Polak w więzieniu w Wielkiej Brytanii w Hull, Manchester.Sąd w Manchesterze skazał trzech Polaków za udział w grabieży sklepu. Doszło do niej w nocy z 9 na 10 sierpnia. Teraz Polacy spędzą w więzieniu od 12 do 14 miesięcy.

Według lokalnej gazety „Manchester Evening News” Polacy sami zgłosili się na policję, gdy zobaczyli swoje zdjęcia opublikowane w miejscowej prasie. W sądzie tłumaczyli, że byli pijani, a do grabieży sklepu zachęciła ich akcja zdemoralizowanych Brytyjczyków.

Wszyscy trzej wybrali się imprezować w mieście, gdy według zeznań jednego z nich grupa lokalnych zadymiarzy krótko po północy 10 sierpnia przebiegła obok zachęcając ich okrzykami do przyłączenia się do grabieży i zapewniając, że nikt im w tym nie przeszkodzi. Drugi z Polaków tłumaczył swój czyn „chwilą szaleństwa”. Trzeci czekał na przystanku autobusowym i wziął od kolegów część zrabowanego towaru. Wszyscy trzej zostali sfilmowani przez uliczne kamery. Rewizja w miejscu zamieszkania ujawniła, że wynieśli ze sklepu m. in. DVD, głośniki do komputera i zestaw głośnomówiący Bluetooth. 

W innych okolicznościach kradzież ta byłaby – zdaniem sędziego Andrew Gilbarta – drobnym wykroczeniem, ale została oceniona inaczej ze względu na okoliczności. Uznana za część zajść z udziałem około 2000 plądrujących sklepy została potraktowana surowiej.  Polacy – jak zaznaczył sędzia – skorzystali z ogólnego zamieszania i zakłócenia porządku publicznego, by idąc za przykładem innych dokonać włamania. 

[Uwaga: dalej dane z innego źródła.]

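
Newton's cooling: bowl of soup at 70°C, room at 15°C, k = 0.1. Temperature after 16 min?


Newton's law: dT/dt = -k(T - T_a) has solution T(t) = T_a + (T₀ - T_a)e^(-kt).
Plug in T_a = 15, T₀ = 70, k = 0.1, t = 16: T(16) = 15 + (55)e^(-1.60) ≈ 26.1°C.


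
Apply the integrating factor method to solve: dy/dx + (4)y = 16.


P(x) = 4, Q(x) = 16; integrating factor μ = e^(4x).
(μ y)' = 16e^(4x) ⇒ μ y = 4e^(4x) + C.
Divide by μ: y = 4 + Ce^(-4x).


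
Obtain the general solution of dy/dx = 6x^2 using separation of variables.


Integrate both sides with respect to x: y = ∫ 6x^2 dx = 2x^3 + C.


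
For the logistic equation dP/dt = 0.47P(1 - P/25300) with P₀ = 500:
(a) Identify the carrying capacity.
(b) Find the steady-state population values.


Logistic ODE dP/dt = 0.47P(1 - P/25300) has equilibria where dP/dt = 0, i.e. P = 0 or P = 25300.
The coefficient (1 - P/K) = 0 when P = K, identifying K = 25300 as the carrying capacity.
(a) K = 25300; (b) equilibria P = 0 and P = 25300.


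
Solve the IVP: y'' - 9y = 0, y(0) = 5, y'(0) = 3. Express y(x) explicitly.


Characteristic roots of r² - 9 = 0 are 3, -3.
General solution y = c₁ e^(3x) + c₂ e^(-3x).
Apply y(0) = 5: c₁ + c₂ = 5. Apply y'(0) = 3: 3 c₁ - 3 c₂ = 3.
Solve: c₁ = 3, c₂ = 2.
Particular solution: y = 3e^(3x) + 2e^(-3x).


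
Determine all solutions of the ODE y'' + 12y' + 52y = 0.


Characteristic equation: r² + 12r + 52 = 0.
Discriminant is negative; roots r = -6 ± 4i (complex conjugate pair).
General solution uses e^(α x)(C₁ cos(β x) + C₂ sin(β x)): y = e^(-6x)(C₁cos(4x) + C₂sin(4x)).


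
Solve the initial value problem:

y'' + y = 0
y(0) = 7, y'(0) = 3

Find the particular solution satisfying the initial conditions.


Characteristic roots of r² + 1 = 0 are ±1i, so y = C₁cos(x) + C₂sin(x).
Apply y(0) = 7: C₁ = 7. Differentiate and apply y'(0) = 3: 1·C₂ = 3, so C₂ = 3.
Particular solution: y = 7cos(x) + 3sin(x).


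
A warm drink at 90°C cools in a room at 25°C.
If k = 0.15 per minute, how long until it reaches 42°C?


From T(t) = T_a + (T₀ - T_a)e^(-kt), set T(t) = 42:
(42 - 25) / (90 - 25) = e^(-0.15t), so t = -ln(0.262)/0.15 ≈ 8.9 minutes.


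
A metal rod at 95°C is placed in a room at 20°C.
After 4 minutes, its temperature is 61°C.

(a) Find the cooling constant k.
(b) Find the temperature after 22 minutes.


Newton's law: T(t) = T_a + (T₀ - T_a)e^(-kt).
(a) Use T(4) = 61: (61 - 20)/(95 - 20) = e^(-k·4), so k = -ln(0.547)/4 ≈ 0.1510.
(b) Apply k to t = 22: T(22) = 20 + (75)e^(-3.322) ≈ 22.7°C.


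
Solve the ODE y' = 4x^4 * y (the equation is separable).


Separate variables: dy/y = 4x^4 dx.
Integrate: ln|y| = (4/5)x^5 + C₀.
Exponentiate: y = Ce^((4/5)x^5).


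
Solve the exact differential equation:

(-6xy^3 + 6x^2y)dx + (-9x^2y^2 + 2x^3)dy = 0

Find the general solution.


Check exactness: ∂M/∂y = -18xy^2 + 6x^2 and ∂N/∂x = -18xy^2 + 6x^2; equal, so the equation is exact.
Integrate M with respect to x (treating y as constant): ∫M dx = -3x^2y^3 + 2x^3y + h(y).
Differentiate w.r.t. y and set equal to N: all terms match, so h'(y) = 0 and h is a constant absorbed into C.
General solution: -3x^2y^3 + 2x^3y = C.


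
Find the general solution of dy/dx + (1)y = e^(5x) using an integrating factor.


P(x) = 1 ⇒ μ = e^(x).
(μ y)' = e^(6x) ⇒ μ y = e^(6x)/6 + C.
Divide by μ: y = (1/6)e^(5x) + Ce^(-x).


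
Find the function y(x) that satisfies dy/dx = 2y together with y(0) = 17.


General solution of y' = 2y is y = Ce^(2x).
Apply y(0) = 17: C = 17.
Particular solution: y = 17e^(2x).


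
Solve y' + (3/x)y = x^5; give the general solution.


P(x) = 3/x ⇒ μ = x^3.
(x^3 y)' = x^3·x^5 = x^8.
Integrate: x^3 y = x^9/(9) + C.
Solve for y: y = (1/9)x^6 + C/x^3.


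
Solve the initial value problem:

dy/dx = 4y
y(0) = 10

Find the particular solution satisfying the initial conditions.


General solution of y' = 4y is y = Ce^(4x).
Apply y(0) = 10: C = 10.
Particular solution: y = 10e^(4x).


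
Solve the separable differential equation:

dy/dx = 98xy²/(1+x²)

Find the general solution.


Separate: dy/y² = 98x/(1+x²) dx.
Integrate LHS: ∫ dy/y² = -1/y.
Integrate RHS via u = 1+x²: 49ln(1+x²) + C.
Result: -1/y = 49ln(1+x²) + C.


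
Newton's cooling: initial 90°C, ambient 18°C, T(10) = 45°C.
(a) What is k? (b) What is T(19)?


Newton's law: T(t) = T_a + (T₀ - T_a)e^(-kt).
(a) Use T(10) = 45: (45 - 18)/(90 - 18) = e^(-k·10), so k = -ln(0.375)/10 ≈ 0.0981.
(b) Apply k to t = 19: T(19) = 18 + (72)e^(-1.864) ≈ 29.2°C.


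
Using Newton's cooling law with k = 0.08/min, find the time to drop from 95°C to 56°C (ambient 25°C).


From T(t) = T_a + (T₀ - T_a)e^(-kt), set T(t) = 56:
(56 - 25) / (95 - 25) = e^(-0.08t), so t = -ln(0.443)/0.08 ≈ 10.2 minutes.


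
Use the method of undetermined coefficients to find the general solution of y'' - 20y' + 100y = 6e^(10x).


Characteristic polynomial (r - 10)² = 0; repeated root r = 10.
y_h = (C₁ + C₂x)e^(10x). Forcing matches the repeated root (resonance), so try y_p = Ax² e^(10x).
Substitute and solve for A: 2A = 6, so A = 3.
General solution: y = (C₁ + C₂x + 3x²)e^(10x).


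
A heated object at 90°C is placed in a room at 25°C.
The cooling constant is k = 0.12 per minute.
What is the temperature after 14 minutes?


Newton's law: dT/dt = -k(T - T_a) has solution T(t) = T_a + (T₀ - T_a)e^(-kt).
Plug in T_a = 25, T₀ = 90, k = 0.12, t = 14: T(14) = 25 + (65)e^(-1.68) ≈ 37.1°C.


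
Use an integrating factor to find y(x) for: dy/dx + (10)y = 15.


P(x) = 10, Q(x) = 15; integrating factor μ = e^(10x).
(μ y)' = 15e^(10x) ⇒ μ y = (3/2)e^(10x) + C.
Divide by μ: y = 3/2 + Ce^(-10x).


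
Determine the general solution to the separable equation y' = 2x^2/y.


Separate variables: y dy = 2x^2 dx.
Integrate both sides: y²/2 = (2/3)x^3 + C₀.
Multiply by 2: y² = (4/3)x^3 + C.


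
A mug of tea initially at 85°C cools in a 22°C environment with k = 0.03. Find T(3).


Newton's law: dT/dt = -k(T - T_a) has solution T(t) = T_a + (T₀ - T_a)e^(-kt).
Plug in T_a = 22, T₀ = 85, k = 0.03, t = 3: T(3) = 22 + (63)e^(-0.09) ≈ 79.6°C.


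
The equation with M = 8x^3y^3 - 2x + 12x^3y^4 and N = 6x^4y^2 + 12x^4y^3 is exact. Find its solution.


Check exactness: ∂M/∂y = 24x^3y^2 + 48x^3y^3 and ∂N/∂x = 24x^3y^2 + 48x^3y^3; equal, so the equation is exact.
Integrate M with respect to x (treating y as constant): ∫M dx = 2x^4y^3 - x^2 + 3x^4y^4 + h(y).
Differentiate w.r.t. y and set equal to N: all terms match, so h'(y) = 0 and h is a constant absorbed into C.
General solution: 2x^4y^3 - x^2 + 3x^4y^4 = C.


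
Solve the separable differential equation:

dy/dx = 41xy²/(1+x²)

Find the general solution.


Separate: dy/y² = 41x/(1+x²) dx.
Integrate LHS: ∫ dy/y² = -1/y.
Integrate RHS via u = 1+x²: (41/2)ln(1+x²) + C.
Result: -1/y = (41/2)ln(1+x²) + C.


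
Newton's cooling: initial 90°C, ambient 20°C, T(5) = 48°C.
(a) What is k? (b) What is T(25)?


Newton's law: T(t) = T_a + (T₀ - T_a)e^(-kt).
(a) Use T(5) = 48: (48 - 20)/(90 - 20) = e^(-k·5), so k = -ln(0.400)/5 ≈ 0.1833.
(b) Apply k to t = 25: T(25) = 20 + (70)e^(-4.581) ≈ 20.7°C.


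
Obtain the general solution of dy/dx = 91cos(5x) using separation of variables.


g(y) = 1, so integrate directly: y = ∫ 91cos(5x) dx = (91/5)sin(5x) + C.


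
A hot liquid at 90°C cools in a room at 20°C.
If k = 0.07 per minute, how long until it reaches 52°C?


From T(t) = T_a + (T₀ - T_a)e^(-kt), set T(t) = 52:
(52 - 20) / (90 - 20) = e^(-0.07t), so t = -ln(0.457)/0.07 ≈ 11.2 minutes.


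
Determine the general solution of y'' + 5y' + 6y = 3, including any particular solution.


Characteristic roots of r² + 5r + 6 = 0 are -2, -3.
y_h = C₁e^(-2x) + C₂e^(-3x).
Constant forcing; try y_p = A. Then 6A = 3 ⇒ A = 1/2.
General solution: y = C₁e^(-2x) + C₂e^(-3x) + 1/2.


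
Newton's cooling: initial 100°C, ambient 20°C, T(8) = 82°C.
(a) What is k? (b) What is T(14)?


Newton's law: T(t) = T_a + (T₀ - T_a)e^(-kt).
(a) Use T(8) = 82: (82 - 20)/(100 - 20) = e^(-k·8), so k = -ln(0.775)/8 ≈ 0.0319.
(b) Apply k to t = 14: T(14) = 20 + (80)e^(-0.446) ≈ 71.2°C.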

W Manchesterze podpalono m. in. sklep mody Miss Selfridge i wtargnięto do ośrodka handlowego Arndale Centre. Do zajść doszło także w pobliskim Salford. Policja stara się ustalić tożsamość włamywaczy z pomocą zdjęć z kamer ulicznych. 

Polacy przyjechali na Wyspy kilka dni wcześniej. Dwaj z nich 20- letni Mateusz G i jego przyjaciel 26-letnim Sebastian B.  przyznali się do włamania do sklepu sieci Maplin sprzedającej elektronikę. Sąd wymierzył im karę po 14 miesięcy pozbawienia wolności. Trzeci – 21-letni Michał A. nie okradał sklepu, ale uczestniczył w podziale łupów. Sąd wymierzył mu karę 12 miesięcy pozbawienia wolności.

Stale rośnie liczba skazanych uczestników zajść w Londynie, Manchesterze, Birmingham i innych miastach. To sprawia, że liczba osób więzionych w Anglii i Walii w zakładach karnych, poprawczakach i ośrodkach deportacji sięgnęła rekordowej liczby 86 821 osób. W ostatnich trzech tygodniach sądy skazały ok. 1,3 tys. uczestników zajść.